Editor's note: A previous version of this story mis-identified the high school Lisa attended.
Lisa’s passage into the world of sex trafficking began with a party invitation from her best friend Desiree.
The two were inseparable in high school until Desiree left to attend a charter school. Lisa felt desolate.
“I never really got asked to hang out with any kids my age so hearing from her, it just felt good that I knew I had my friend back," she said.
When Lisa, not her real name, arrived at the party at a hotel, there were only two people there: Desiree and her boyfriend. Lisa says the pair drugged her. Then they took pictures of her in her underwear. They posted the photos online. Within minutes, men called offering $200 for sex with Lisa.
“Then, I see this old white man and he said my fake name and I felt like I was going to throw up," she said as she began to sob. "And then we went into the room and he began to like ….I had never been touched like this before…. I could just picture everything. I know his face. I’ll never forget this guy. It’s just so hard to forget.”
“She just kept making phone calls and they kept drugging me," Lisa said. "It’s really, really hard because I thought she was my friend. I had so much trust for her.”
By early morning, Lisa said she had slept with six men ranging in ages from 30 to 70. Lisa never saw one penny she earned.
The sex for money business is booming. And San Diego Police Detective James Hunter said Lisa’s story illustrates a growing problem of sexual exploitation of young girls.
“The majority of our victims are between the age of 14 and 18," he said. "We have interviewed girls as young as 11 years old.”
No clear numbers exist locally but a University of Pennsylvania study reveals up to 300,000 children in the United States are at risk of becoming forced sex workers.
Hunter said pimps recruit online, at schools, malls and bus stands. Many of the girls are foster kids, runaways, and even disabled.
“They are just broken souls," Hunter said.
Pimps exploit that vulnerability.
“They’ll bring a girl in," Hunter said. "They will manipulate her. They will break her down completely and then they will build her back up the way they want her to be.”
Kim, not her real name, became a prostitute when she was 12 after she was gang raped. She said girls stay because they see no alternative.
The National Human Trafficking Resource Center
A national, toll-free hotline for the human trafficking field in the United States and is reached by calling 1-888-3737-888 or emailing NHTRC@PolarisProject.org.
“You’re offered a sense of security," Kim said. "When you come into a pimp’s stable and he’s got five or six girls, they become your family.”

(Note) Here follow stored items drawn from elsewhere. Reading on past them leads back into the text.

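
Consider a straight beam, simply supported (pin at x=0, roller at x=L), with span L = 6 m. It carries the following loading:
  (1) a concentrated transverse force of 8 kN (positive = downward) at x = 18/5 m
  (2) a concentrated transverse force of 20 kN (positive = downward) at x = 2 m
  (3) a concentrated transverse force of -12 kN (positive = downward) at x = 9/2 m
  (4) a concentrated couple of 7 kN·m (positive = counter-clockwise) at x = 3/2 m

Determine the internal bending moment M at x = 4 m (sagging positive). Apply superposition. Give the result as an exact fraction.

M(4) = 43/5 kN·m

Load 1 — point force P=8 kN at a=18/5 m (b=L-a=12/5):
  M_1 = Pa(L-x)/L  [x>a] = 8·(18/5)·(6-4)/6 = 48/5 kN·m
Load 2 — point force P=20 kN at a=2 m (b=L-a=4):
  M_2 = Pa(L-x)/L  [x>a] = 20·2·(6-4)/6 = 40/3 kN·m
Load 3 — point force P=-12 kN at a=9/2 m (b=L-a=3/2):
  M_3 = Pbx/L  [x≤a] = (-12)·(3/2)·4/6 = -12 kN·m
Load 4 — applied couple M₀=7 kN·m at a=3/2 m (b=L-a=9/2):
  M_4 = M₀x/L - M₀  [x>a] = 7·4/6 - 7 = -7/3 kN·m
Superposition: M = Σ M_i = 43/5 kN·m ≈ 8.600000 kN·m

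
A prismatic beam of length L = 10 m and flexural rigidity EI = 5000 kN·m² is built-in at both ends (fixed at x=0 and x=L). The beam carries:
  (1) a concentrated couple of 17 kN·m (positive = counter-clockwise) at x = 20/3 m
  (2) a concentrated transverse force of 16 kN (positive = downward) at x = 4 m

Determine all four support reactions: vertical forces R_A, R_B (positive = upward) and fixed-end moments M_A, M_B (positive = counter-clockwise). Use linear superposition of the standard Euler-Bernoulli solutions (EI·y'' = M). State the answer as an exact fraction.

Load 1 — applied couple M₀=17 kN·m at a=20/3 m (b=L-a=10/3):
  R_A = 6M₀ab/L³ = 6·17·(20/3)·(10/3)/10³ = 34/15 kN
  M_A = M₀b(2a-b)/L² = 17·(10/3)·(2·(20/3)-(10/3))/10² = 17/3 kN·m
  R_B = -6M₀ab/L³ = -6·17·(20/3)·(10/3)/10³ = -34/15 kN
  M_B = M₀a(2b-a)/L² = 17·(20/3)·(2·(10/3)-(20/3))/10² = 0 kN·m
Load 2 — point force P=16 kN at a=4 m (b=L-a=6):
  R_A = Pb²(3a+b)/L³ = 16·6²·(3·4+6)/10³ = 1296/125 kN
  M_A = Pab²/L² = 16·4·6²/10² = 576/25 kN·m
  R_B = Pa²(a+3b)/L³ = 16·4²·(4+3·6)/10³ = 704/125 kN
  M_B = -Pa²b/L² = -16·4²·6/10² = -384/25 kN·m
Superposition: R_A = 4738/375 kN, M_A = 2153/75 kN·m, R_B = 1262/375 kN, M_B = -384/25 kN·m

R_A = 4738/375 kN, M_A = 2153/75 kN·m, R_B = 1262/375 kN, M_B = -384/25 kN·m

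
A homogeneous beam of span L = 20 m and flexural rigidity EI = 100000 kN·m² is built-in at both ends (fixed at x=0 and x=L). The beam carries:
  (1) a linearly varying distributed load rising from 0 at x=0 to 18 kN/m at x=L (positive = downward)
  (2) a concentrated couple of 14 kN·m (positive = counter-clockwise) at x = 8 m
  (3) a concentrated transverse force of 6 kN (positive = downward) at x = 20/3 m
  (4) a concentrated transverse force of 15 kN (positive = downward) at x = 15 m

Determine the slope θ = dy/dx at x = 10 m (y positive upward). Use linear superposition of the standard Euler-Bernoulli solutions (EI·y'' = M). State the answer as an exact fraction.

θ(10) = -58843/72000000 rad

Load 1 — triangular load w₀=18 kN/m (0→w₀ over full span):
  θ_1 = -w₀(2x(L-x)(L-2x)(x+2L)+x²(L-x)²)/(120LEI) = -18·(2·10·(20-10)·(20-2·10)·(10+2·20)+10²·(20-10)²)/(120·20·100000) = -3/4000 rad
Load 2 — applied couple M₀=14 kN·m at a=8 m (b=L-a=12):
  θ_2 = (R_Ax²/2 - M_Ax - M₀(x-a))/EI  [x>a] with R_A=126/125, M_A=42/25 = ((126/125)·10²/2 - (42/25)·10 - 14·(10-8))/100000 = 7/125000 rad
Load 3 — point force P=6 kN at a=20/3 m (b=L-a=40/3):
  θ_3 = Pa²(L-x)(2bL-(3b+a)(L-x))/(2L³EI)  [x>a] = 6·(20/3)²·(20-10)·(2·(40/3)·20-(3·(40/3)+(20/3))·(20-10))/(2·20³·100000) = 1/9000 rad
Load 4 — point force P=15 kN at a=15 m (b=L-a=5):
  θ_4 = -Pb²x(2aL-(3a+b)x)/(2L³EI)  [x≤a] = -15·5²·10·(2·15·20-(3·15+5)·10)/(2·20³·100000) = -3/12800 rad
Superposition: θ = Σ θ_i = -58843/72000000 rad ≈ -0.000817 rad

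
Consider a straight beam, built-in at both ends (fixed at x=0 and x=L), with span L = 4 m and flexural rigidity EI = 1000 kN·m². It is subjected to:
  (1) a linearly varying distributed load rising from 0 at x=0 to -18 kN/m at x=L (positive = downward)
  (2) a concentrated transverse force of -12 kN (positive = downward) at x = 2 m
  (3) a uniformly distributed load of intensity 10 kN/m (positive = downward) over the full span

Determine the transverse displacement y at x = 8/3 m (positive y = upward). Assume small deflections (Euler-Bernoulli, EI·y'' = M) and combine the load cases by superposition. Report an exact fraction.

y(8/3) = 418/151875 m

Load 1 — triangular load w₀=-18 kN/m (0→w₀ over full span):
  y_1 = -w₀x²(L-x)²(x+2L)/(120LEI) = -(-18)·(8/3)²·(4-(8/3))²·((8/3)+2·4)/(120·4·1000) = 256/50625 m
Load 2 — point force P=-12 kN at a=2 m (b=L-a=2):
  y_2 = -Pa²(L-x)²(3bL-(3b+a)(L-x))/(6L³EI)  [x>a] = -(-12)·2²·(4-(8/3))²·(3·2·4-(3·2+2)·(4-(8/3)))/(6·4³·1000) = 2/675 m
Load 3 — uniform load w=10 kN/m over full span:
  y_3 = -wx²(L-x)²/(24EI) = -10·(8/3)²·(4-(8/3))²/(24·1000) = -32/6075 m
Superposition: y = Σ y_i = 418/151875 m ≈ 0.002752 m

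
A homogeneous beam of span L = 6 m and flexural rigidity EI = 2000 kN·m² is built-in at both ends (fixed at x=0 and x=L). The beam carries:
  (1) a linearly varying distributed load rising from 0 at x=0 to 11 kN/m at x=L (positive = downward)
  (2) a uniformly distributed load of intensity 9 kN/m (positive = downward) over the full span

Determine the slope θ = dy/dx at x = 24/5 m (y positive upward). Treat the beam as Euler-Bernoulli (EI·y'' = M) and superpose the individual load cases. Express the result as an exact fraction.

Load 1 — triangular load w₀=11 kN/m (0→w₀ over full span):
  θ_1 = -w₀(2x(L-x)(L-2x)(x+2L)+x²(L-x)²)/(120LEI) = -11·(2·(24/5)·(6-(24/5))·(6-2·(24/5))·((24/5)+2·6)+(24/5)²·(6-(24/5))²)/(120·6·2000) = 396/78125 rad
Load 2 — uniform load w=9 kN/m over full span:
  θ_2 = -wx(L-x)(L-2x)/(12EI) = -9·(24/5)·(6-(24/5))·(6-2·(24/5))/(12·2000) = 243/31250 rad
Superposition: θ = Σ θ_i = 2007/156250 rad ≈ 0.012845 rad

θ(24/5) = 2007/156250 rad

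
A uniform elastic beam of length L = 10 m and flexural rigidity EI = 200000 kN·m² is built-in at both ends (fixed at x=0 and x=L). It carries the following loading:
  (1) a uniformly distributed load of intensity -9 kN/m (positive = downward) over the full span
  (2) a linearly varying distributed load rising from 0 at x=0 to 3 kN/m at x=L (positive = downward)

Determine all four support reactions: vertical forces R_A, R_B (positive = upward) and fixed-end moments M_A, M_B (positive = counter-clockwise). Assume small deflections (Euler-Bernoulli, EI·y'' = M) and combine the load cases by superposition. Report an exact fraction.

Load 1 — uniform load w=-9 kN/m over full span:
  R_A = wL/2 = (-9)·10/2 = -45 kN
  M_A = wL²/12 = (-9)·10²/12 = -75 kN·m
  R_B = wL/2 = (-9)·10/2 = -45 kN
  M_B = -wL²/12 = -(-9)·10²/12 = 75 kN·m
Load 2 — triangular load w₀=3 kN/m (0→w₀ over full span):
  R_A = 3w₀L/20 = 3·3·10/20 = 9/2 kN
  M_A = w₀L²/30 = 3·10²/30 = 10 kN·m
  R_B = 7w₀L/20 = 7·3·10/20 = 21/2 kN
  M_B = -w₀L²/20 = -3·10²/20 = -15 kN·m
Superposition: R_A = -81/2 kN, M_A = -65 kN·m, R_B = -69/2 kN, M_B = 60 kN·m

R_A = -81/2 kN, M_A = -65 kN·m, R_B = -69/2 kN, M_B = 60 kN·m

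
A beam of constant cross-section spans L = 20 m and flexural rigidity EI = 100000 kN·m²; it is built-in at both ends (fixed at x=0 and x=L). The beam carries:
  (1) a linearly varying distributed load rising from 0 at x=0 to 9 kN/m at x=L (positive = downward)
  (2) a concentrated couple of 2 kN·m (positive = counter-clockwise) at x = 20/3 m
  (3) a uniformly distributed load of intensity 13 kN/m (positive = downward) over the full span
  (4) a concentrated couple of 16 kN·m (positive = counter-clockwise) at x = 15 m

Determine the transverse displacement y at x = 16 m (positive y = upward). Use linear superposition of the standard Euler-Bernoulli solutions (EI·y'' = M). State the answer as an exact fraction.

y(16) = -87427/2812500 m

Load 1 — triangular load w₀=9 kN/m (0→w₀ over full span):
  y_1 = -w₀x²(L-x)²(x+2L)/(120LEI) = -9·16²·(20-16)²·(16+2·20)/(120·20·100000) = -672/78125 m
Load 2 — applied couple M₀=2 kN·m at a=20/3 m (b=L-a=40/3):
  y_2 = (R_Ax³/6 - M_Ax²/2 - M₀(x-a)²/2)/EI  [x>a] with R_A=2/15, M_A=0 = ((2/15)·16³/6 - 0·16²/2 - 2·(16-(20/3))²/2)/100000 = 11/281250 m
Load 3 — uniform load w=13 kN/m over full span:
  y_3 = -wx²(L-x)²/(24EI) = -13·16²·(20-16)²/(24·100000) = -208/9375 m
Load 4 — applied couple M₀=16 kN·m at a=15 m (b=L-a=5):
  y_4 = (R_Ax³/6 - M_Ax²/2 - M₀(x-a)²/2)/EI  [x>a] with R_A=9/10, M_A=5 = ((9/10)·16³/6 - 5·16²/2 - 16·(16-15)²/2)/100000 = -21/62500 m
Superposition: y = Σ y_i = -87427/2812500 m ≈ -0.031085 m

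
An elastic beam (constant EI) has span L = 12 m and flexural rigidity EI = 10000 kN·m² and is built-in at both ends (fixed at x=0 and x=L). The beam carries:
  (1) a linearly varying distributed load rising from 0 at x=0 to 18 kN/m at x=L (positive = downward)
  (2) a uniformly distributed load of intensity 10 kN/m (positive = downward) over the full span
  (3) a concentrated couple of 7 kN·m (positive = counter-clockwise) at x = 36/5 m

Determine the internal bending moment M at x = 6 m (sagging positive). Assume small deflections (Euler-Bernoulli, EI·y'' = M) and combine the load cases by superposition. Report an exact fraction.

Load 1 — triangular load w₀=18 kN/m (0→w₀ over full span):
  M_1 = 3w₀Lx/20 - w₀L²/30 - w₀x³/(6L) = 3·18·12·6/20 - 18·12²/30 - 18·6³/(6·12) = 54 kN·m
Load 2 — uniform load w=10 kN/m over full span:
  M_2 = wLx/2 - wL²/12 - wx²/2 = 10·12·6/2 - 10·12²/12 - 10·6²/2 = 60 kN·m
Load 3 — applied couple M₀=7 kN·m at a=36/5 m (b=L-a=24/5):
  M_3 = R_Ax - M_A  [x≤a] with R_A=21/25, M_A=56/25 = (21/25)·6 - (56/25) = 14/5 kN·m
Superposition: M = Σ M_i = 584/5 kN·m ≈ 116.800000 kN·m

M(6) = 584/5 kN·m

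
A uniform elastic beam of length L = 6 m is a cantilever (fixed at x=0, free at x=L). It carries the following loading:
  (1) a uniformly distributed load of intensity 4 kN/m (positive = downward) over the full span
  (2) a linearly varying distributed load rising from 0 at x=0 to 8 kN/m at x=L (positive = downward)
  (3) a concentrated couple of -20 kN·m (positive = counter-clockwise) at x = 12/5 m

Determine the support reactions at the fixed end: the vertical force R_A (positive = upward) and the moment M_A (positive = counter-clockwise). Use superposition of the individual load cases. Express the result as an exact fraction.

Load 1 — uniform load w=4 kN/m over full span:
  R_A = wL = 4·6 = 24 kN
  M_A = wL²/2 = 4·6²/2 = 72 kN·m
Load 2 — triangular load w₀=8 kN/m (0→w₀ over full span):
  R_A = w₀L/2 = 8·6/2 = 24 kN
  M_A = w₀L²/3 = 8·6²/3 = 96 kN·m
Load 3 — applied couple M₀=-20 kN·m at a=12/5 m (b=L-a=18/5):
  R_A = 0 kN
  M_A = -M₀ = -(-20) = 20 kN·m
Superposition: R_A = 48 kN, M_A = 188 kN·m

R_A = 48 kN, M_A = 188 kN·m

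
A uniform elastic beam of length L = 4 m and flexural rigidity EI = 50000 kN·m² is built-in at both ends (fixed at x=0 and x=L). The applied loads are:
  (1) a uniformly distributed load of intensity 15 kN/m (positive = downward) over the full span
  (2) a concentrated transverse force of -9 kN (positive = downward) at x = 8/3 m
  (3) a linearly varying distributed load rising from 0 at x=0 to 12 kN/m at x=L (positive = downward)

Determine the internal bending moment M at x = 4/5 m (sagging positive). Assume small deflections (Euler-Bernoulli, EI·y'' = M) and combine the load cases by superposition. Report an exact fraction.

M(4/5) = -112/125 kN·m

Load 1 — uniform load w=15 kN/m over full span:
  M_1 = wLx/2 - wL²/12 - wx²/2 = 15·4·(4/5)/2 - 15·4²/12 - 15·(4/5)²/2 = -4/5 kN·m
Load 2 — point force P=-9 kN at a=8/3 m (b=L-a=4/3):
  M_2 = Pb²(3a+b)x/L³ - Pab²/L²  [x≤a] = (-9)·(4/3)²·(3·(8/3)+(4/3))·(4/5)/4³ - (-9)·(8/3)·(4/3)²/4² = 4/5 kN·m
Load 3 — triangular load w₀=12 kN/m (0→w₀ over full span):
  M_3 = 3w₀Lx/20 - w₀L²/30 - w₀x³/(6L) = 3·12·4·(4/5)/20 - 12·4²/30 - 12·(4/5)³/(6·4) = -112/125 kN·m
Superposition: M = Σ M_i = -112/125 kN·m ≈ -0.896000 kN·m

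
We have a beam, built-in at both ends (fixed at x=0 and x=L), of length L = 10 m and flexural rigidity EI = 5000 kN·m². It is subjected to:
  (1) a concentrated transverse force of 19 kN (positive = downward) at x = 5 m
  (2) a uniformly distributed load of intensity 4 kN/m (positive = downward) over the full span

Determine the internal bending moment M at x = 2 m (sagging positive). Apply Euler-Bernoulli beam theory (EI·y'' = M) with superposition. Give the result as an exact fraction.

M(2) = -73/12 kN·m

Load 1 — point force P=19 kN at a=5 m (b=L-a=5):
  M_1 = Pb²(3a+b)x/L³ - Pab²/L²  [x≤a] = 19·5²·(3·5+5)·2/10³ - 19·5·5²/10² = -19/4 kN·m
Load 2 — uniform load w=4 kN/m over full span:
  M_2 = wLx/2 - wL²/12 - wx²/2 = 4·10·2/2 - 4·10²/12 - 4·2²/2 = -4/3 kN·m
Superposition: M = Σ M_i = -73/12 kN·m ≈ -6.083333 kN·m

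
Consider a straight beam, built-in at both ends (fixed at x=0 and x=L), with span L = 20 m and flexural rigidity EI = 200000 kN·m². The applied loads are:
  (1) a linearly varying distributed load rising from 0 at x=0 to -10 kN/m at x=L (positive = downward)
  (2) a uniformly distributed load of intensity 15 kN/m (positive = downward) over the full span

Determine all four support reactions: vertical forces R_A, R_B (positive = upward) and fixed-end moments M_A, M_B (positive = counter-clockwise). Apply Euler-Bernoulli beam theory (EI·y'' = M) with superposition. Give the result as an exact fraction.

R_A = 120 kN, M_A = 1100/3 kN·m, R_B = 80 kN, M_B = -300 kN·m

Load 1 — triangular load w₀=-10 kN/m (0→w₀ over full span):
  R_A = 3w₀L/20 = 3·(-10)·20/20 = -30 kN
  M_A = w₀L²/30 = (-10)·20²/30 = -400/3 kN·m
  R_B = 7w₀L/20 = 7·(-10)·20/20 = -70 kN
  M_B = -w₀L²/20 = -(-10)·20²/20 = 200 kN·m
Load 2 — uniform load w=15 kN/m over full span:
  R_A = wL/2 = 15·20/2 = 150 kN
  M_A = wL²/12 = 15·20²/12 = 500 kN·m
  R_B = wL/2 = 15·20/2 = 150 kN
  M_B = -wL²/12 = -15·20²/12 = -500 kN·m
Superposition: R_A = 120 kN, M_A = 1100/3 kN·m, R_B = 80 kN, M_B = -300 kN·m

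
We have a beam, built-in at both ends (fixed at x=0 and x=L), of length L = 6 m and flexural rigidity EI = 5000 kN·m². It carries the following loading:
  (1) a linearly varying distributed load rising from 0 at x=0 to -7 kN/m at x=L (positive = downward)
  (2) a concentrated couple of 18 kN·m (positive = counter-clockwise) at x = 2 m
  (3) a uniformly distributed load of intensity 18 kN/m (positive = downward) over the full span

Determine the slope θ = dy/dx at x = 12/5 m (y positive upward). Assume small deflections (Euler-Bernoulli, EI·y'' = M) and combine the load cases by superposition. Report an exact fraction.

Load 1 — triangular load w₀=-7 kN/m (0→w₀ over full span):
  θ_1 = -w₀(2x(L-x)(L-2x)(x+2L)+x²(L-x)²)/(120LEI) = -(-7)·(2·(12/5)·(6-(12/5))·(6-2·(12/5))·((12/5)+2·6)+(12/5)²·(6-(12/5))²)/(120·6·5000) = 567/781250 rad
Load 2 — applied couple M₀=18 kN·m at a=2 m (b=L-a=4):
  θ_2 = (R_Ax²/2 - M_Ax - M₀(x-a))/EI  [x>a] with R_A=4, M_A=0 = (4·(12/5)²/2 - 0·(12/5) - 18·((12/5)-2))/5000 = 27/31250 rad
Load 3 — uniform load w=18 kN/m over full span:
  θ_3 = -wx(L-x)(L-2x)/(12EI) = -18·(12/5)·(6-(12/5))·(6-2·(12/5))/(12·5000) = -243/78125 rad
Superposition: θ = Σ θ_i = -594/390625 rad ≈ -0.001521 rad

θ(12/5) = -594/390625 rad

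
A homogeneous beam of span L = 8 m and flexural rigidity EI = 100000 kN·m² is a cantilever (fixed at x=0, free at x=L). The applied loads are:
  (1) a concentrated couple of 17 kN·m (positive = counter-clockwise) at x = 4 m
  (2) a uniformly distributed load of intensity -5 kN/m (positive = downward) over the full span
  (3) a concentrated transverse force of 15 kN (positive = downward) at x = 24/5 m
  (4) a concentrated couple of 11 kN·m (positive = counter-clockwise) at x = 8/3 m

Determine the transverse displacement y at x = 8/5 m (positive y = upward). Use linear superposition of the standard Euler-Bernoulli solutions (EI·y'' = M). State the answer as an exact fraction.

y(8/5) = 1556/1171875 m

Load 1 — applied couple M₀=17 kN·m at a=4 m (b=L-a=4):
  y_1 = M₀x²/(2EI)  [x≤a] = 17·(8/5)²/(2·100000) = 17/78125 m
Load 2 — uniform load w=-5 kN/m over full span:
  y_2 = -wx²(x²-4Lx+6L²)/(24EI) = -(-5)·(8/5)²·((8/5)²-4·8·(8/5)+6·8²)/(24·100000) = 2096/1171875 m
Load 3 — point force P=15 kN at a=24/5 m (b=L-a=16/5):
  y_3 = -Px²(3a-x)/(6EI)  [x≤a] = -15·(8/5)²·(3·(24/5)-(8/5))/(6·100000) = -64/78125 m
Load 4 — applied couple M₀=11 kN·m at a=8/3 m (b=L-a=16/3):
  y_4 = M₀x²/(2EI)  [x≤a] = 11·(8/5)²/(2·100000) = 11/78125 m
Superposition: y = Σ y_i = 1556/1171875 m ≈ 0.001328 m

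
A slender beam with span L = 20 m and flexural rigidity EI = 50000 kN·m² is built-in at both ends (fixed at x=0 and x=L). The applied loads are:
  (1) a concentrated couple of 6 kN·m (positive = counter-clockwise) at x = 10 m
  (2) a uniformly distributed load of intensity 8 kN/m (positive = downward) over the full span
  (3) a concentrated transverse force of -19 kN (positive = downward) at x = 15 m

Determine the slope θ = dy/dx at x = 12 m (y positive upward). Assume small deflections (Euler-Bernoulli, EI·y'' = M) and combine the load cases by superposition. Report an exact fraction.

Load 1 — applied couple M₀=6 kN·m at a=10 m (b=L-a=10):
  θ_1 = (R_Ax²/2 - M_Ax - M₀(x-a))/EI  [x>a] with R_A=9/20, M_A=3/2 = ((9/20)·12²/2 - (3/2)·12 - 6·(12-10))/50000 = 3/62500 rad
Load 2 — uniform load w=8 kN/m over full span:
  θ_2 = -wx(L-x)(L-2x)/(12EI) = -8·12·(20-12)·(20-2·12)/(12·50000) = 16/3125 rad
Load 3 — point force P=-19 kN at a=15 m (b=L-a=5):
  θ_3 = -Pb²x(2aL-(3a+b)x)/(2L³EI)  [x≤a] = -(-19)·5²·12·(2·15·20-(3·15+5)·12)/(2·20³·50000) = 0 rad
Superposition: θ = Σ θ_i = 323/62500 rad ≈ 0.005168 rad

θ(12) = 323/62500 rad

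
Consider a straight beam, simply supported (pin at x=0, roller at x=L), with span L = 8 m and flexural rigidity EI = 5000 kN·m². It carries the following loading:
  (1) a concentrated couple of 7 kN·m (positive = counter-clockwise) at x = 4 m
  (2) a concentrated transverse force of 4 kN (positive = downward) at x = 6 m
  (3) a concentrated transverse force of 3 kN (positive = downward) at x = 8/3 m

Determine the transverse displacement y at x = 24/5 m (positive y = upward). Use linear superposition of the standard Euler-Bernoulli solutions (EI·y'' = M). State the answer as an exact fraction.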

More than half of the pimps in San Diego County belong to gangs who find it less risky to sexually traffic girls than deal drugs. But some pimps, according to one man who spoke on the condition of anonymity because he rescues child sex workers, are also small business people with big dreams.
“You have entrepreneurs that are saying 'wow, I can make $300,000 per girl, per year tax-free.' And in a stable you’ll have anywhere from four to 10 girls. And you do the math, they’re making money. The girls are reusable everyday. They’re just a product to these guys.”
A product that must be branded. Lisa’s pimp ordered her to get a tattoo of his name on the inside of her bottom lip.
“When I’m not focused on him, his goals, he would always say,`look in the mirror and see whose name is that.'“
The health risks to these girls are also profound according to San Diego Deputy District Attorney Gretchen Means.
“We deal with horrible stories of girls ages 11, 12, 13 years old who have STDs that are so bad, they cannot walk and they have to have hysterectomies.”
Kim said life with the men who buy the girls for sex is not any better.
“I’ve been kidnapped. I was raped 20 times. I’ve been beat up. I’ve been left for dead.”